The vitality, the physical state, the needs, however, of different men vary very greatly, and there are those who really do require some physical assistance in addition to will power and even a religious determination to help them through this time of difficulty. For such I recommend daily thorough washing in cold water of the organs of generation, and when an over-mastering desire may come, the soaking of the whole body in as hot a full length bath as can be borne.
It may perhaps sound fantastic because one has not yet scientific proof (neither had Leonardo da Vinci when he casually made the first announcement that our earth is a planet of the Sun), but I think, in addition to the physical presence of the secretions potentially demanding exit, that a very important factor in the desire for sex union is an electrical accumulation within the system, and undoubtedly the soaking in hot water tends to disperse this tension, and to allay the urgency for a desire for a sex union.
These two simple physical assistances, combined with a definite will to maintain himself purely for his wife, and the definite concentration of his nervous energy to her support with the desire to contribute everything possible, mental and bodily, to the well-being of his child, should suffice to keep the body of a normal man in that condition which his best instincts will approve.

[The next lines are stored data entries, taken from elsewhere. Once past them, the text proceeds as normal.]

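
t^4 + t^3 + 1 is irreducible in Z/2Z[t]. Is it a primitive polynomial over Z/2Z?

Write f(t) = t^4 + t^3 + 1.
|GF(2^4)^×| = 2^4 − 1 = 15. Prime factorization: 15 = 3·5.
f is primitive ⇔ t has order 15 in GF(2)[t]/(f), i.e. t^(15/q) ≠ 1 for each prime q | 15.
t^(5) mod f = t^3 + t + 1.
t^(3) mod f = t^3.
None equal 1, so t has full order 15; f is primitive.

Yes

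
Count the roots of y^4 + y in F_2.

2

Write f(y) = y^4 + y.
Evaluate at each of the 2 elements of F_2:
f(0) = 0 → root; f(1) = 0 → root.
Roots: {0, 1}.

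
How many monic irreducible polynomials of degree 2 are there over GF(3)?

The number of monic irreducibles of degree 2 over GF(3) is (1/2)·Σ_{d∣2} μ(2/d) 3^d.
Divisors of 2: 1, 2; μ(2/d) for each: -1, 1.
Σ = − 3^1 + 3^2 = 6.
N = 6/2 = 3.

3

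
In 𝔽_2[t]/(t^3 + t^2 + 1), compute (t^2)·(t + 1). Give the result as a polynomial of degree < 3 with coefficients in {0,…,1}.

1

Multiply in 𝔽_2[t]: (t^2)·(t + 1) = t^3 + t^2.
Reduce using t^3 ≡ t^2 + 1 (mod t^3 + t^2 + 1).
Reduced: 1.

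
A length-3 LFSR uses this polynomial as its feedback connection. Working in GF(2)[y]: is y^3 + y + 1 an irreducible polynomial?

Write P(y) = y^3 + y + 1.
Check for roots in GF(2): P(0) = 1; P(1) = 1.
No roots. A degree-3 polynomial over a field with no linear factor is irreducible.

Yes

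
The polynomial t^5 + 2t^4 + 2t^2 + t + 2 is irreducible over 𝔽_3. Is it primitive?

No

Write f(t) = t^5 + 2t^4 + 2t^2 + t + 2.
|GF(3^5)^×| = 3^5 − 1 = 242. Prime factorization: 242 = 2·11^2.
f is primitive ⇔ t has order 242 in GF(3)[t]/(f), i.e. t^(242/q) ≠ 1 for each prime q | 242.
t^(121) mod f = 1
t^(22) mod f = t^4 + 2t^3 + 2t^2 + t + 1.
Since t^(121) = 1, the order of t divides 121 < 242; not primitive.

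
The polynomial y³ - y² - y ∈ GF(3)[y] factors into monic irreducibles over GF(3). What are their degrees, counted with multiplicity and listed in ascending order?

Write f(y) = y³ - y² - y.
Roots in GF(3): f(0) = 0 → root; f(1) = 2; f(2) = 2.
Linear factors from roots: (y).
Complete factorization: f(y) = (y)·(y² - y - 1).
Factor degrees with multiplicity: 1 + 2 = 3.

1, 2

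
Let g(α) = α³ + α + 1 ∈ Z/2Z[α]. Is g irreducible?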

Others more acutely handicapped by incorrigible physical requirements, may have a hard time; if it is insupportable, the explanation of that may be the existence of some slight physical abnormality for which they should and can get medical treatment.
After the restraint of the time of betrothal, followed by the usage of the honeymoon, the strain of almost total deprivation again, due to the wife's pregnancy, is greater on the husband than it need be; and this is another argument in favour of deferring conception for at least some months or a year after the wedding. (Cf. Married Love, Chapter IX).
Even when, as is indicated later, there may come times when the impulse of the potential family is to unite, the physical condition of the mother may offer a hindrance to the customary form of union, but this with tact and intelligence may be surmounted.